Although the term 'questionnaire' is one that most of us are familiar with, it is not a straightforward task to provide a precise definition for it. To start with, the term is partly a misnomer because many questionnaires do not contain any, or many, real questions that end with a question mark. Indeed, questionnaires are often referred to under different names, such as 'inventories,' 'forms,' 'opinnionaires,' 'tests,' 'batteries,' 'checklists,' 'scales,' 'surveys,' 'schedules,' 'studies,' 'profiles,' 'indexes/indicators,' or even simply 'sheets' (Aiken, 1997).
Second, the general rubric of 'questionnaire' has been used by researchers in at least two broad senses:
(a) Interview schedules, like the ones used in opinion polls, when someone actually conducts a live interview with the respondent, reading out a set of fixed questions and marking the respondent's answers on an answer sheet.

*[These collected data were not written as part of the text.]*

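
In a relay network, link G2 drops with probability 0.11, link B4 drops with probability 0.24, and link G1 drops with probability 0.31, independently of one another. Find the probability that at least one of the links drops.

0.533284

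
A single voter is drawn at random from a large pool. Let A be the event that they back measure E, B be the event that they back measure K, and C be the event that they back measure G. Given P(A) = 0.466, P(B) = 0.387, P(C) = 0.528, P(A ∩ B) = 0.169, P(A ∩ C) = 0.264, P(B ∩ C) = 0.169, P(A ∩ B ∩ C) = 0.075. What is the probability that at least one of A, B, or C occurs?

P(A ∪ B ∪ C) = 0.466 + 0.387 + 0.528 − 0.169 − 0.264 − 0.169 + 0.075 = 0.854

0.854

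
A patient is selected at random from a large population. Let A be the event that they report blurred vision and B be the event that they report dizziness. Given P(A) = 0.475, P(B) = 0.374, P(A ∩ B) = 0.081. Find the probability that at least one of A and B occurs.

0.768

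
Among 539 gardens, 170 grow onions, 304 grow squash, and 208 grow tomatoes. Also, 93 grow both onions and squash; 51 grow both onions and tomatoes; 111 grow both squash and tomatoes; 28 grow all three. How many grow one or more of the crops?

|union| = 170 + 304 + 208 − 93 − 51 − 111 + 28 = 455

455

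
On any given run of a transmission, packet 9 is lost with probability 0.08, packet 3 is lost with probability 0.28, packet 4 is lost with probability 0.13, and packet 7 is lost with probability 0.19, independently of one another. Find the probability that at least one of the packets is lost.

0.53320672

Independence gives P(none) = ∏(1 − pᵢ).
P(none) = (1 − 0.08) × (1 − 0.28) × (1 − 0.13) × (1 − 0.19) = 0.92 × 0.72 × 0.87 × 0.81 = 0.46679328
P(at least one) = 1 − 0.46679328 = 0.53320672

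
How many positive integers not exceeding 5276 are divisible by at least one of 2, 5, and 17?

3290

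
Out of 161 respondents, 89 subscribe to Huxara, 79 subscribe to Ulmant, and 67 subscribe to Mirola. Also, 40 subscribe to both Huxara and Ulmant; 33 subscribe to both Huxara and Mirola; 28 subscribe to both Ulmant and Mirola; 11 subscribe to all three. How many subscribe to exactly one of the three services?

N(exactly one) = 89 + 79 + 67 − 2·40 − 2·33 − 2·28 + 3·11 = 66

66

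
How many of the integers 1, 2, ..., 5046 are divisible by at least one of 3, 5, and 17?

Inclusion–exclusion gives
1682 + 1009 + 296 − 336 − 98 − 59 + 19 = 2513

2513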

(b) Self-administeredpencil-and-paper questionnaires, like the 'consumer surveys' that we often find in our mail box or the short forms we are asked to fill in when, for example, checking out of a hotel to evaluate the services.
In this book - in accordance with Brown's (2001) definition below - I will concentrate on the second type only, that is, on the self-completed, written questionnaire that respondents fill in by themselves. More specifically, the focus will be on questionnaires employed as research instruments for measurement purposes to collect reliable and valid data.